The Great Bull Run is meant to mimic the notoriously cruel Running of the Bulls in Pamplona, Spain. After having been loaded onto trucks, hauled across potentially hundreds of miles, and forced into an arena filled with hundreds of screaming, often intoxicated people, the panicked bulls, chased by lasso-wielding riders on horseback, will bolt out of the pen after the starting gate opens in a state of confusion and terror. As they rush through the chute, they can crash into the barriers, fall and break their legs, or collide with and injure one another.
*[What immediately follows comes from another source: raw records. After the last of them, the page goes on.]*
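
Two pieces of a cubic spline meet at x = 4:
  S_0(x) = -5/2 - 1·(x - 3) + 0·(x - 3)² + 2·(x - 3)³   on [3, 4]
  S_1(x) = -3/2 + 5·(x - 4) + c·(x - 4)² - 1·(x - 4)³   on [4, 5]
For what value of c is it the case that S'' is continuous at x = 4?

6

S_0''(x) = 0 + 12·(x - 3), so S_0''(4) = 12. On the right, S_1''(4) = 2c, so c = 6.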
The denial of a permit to hold the barbaric bull run isn’t the first time that Lake Elsinore has taken action to protect animals. Last December, following a two-month PETA investigation, city officials worked with PETA and other animal-protection groups to get help for more than 16,000 rodents and reptiles at the now-defunct Lake Elsinore–based Global Captive Breeders, LLC (GCB). At GCB, animals were forced to live amid their own accumulated waste, routinely drowned because of faulty equipment, bludgeoned, slammed against hard surfaces, and tossed—sometimes alive—into trash cans. PETA’s investigation led to the largest seizure of rats in U.S. history and the largest-ever seizure of animals in California. In July, the owner and the manager of GCB were each arrested and charged with 106 counts of felony cruelty to animals.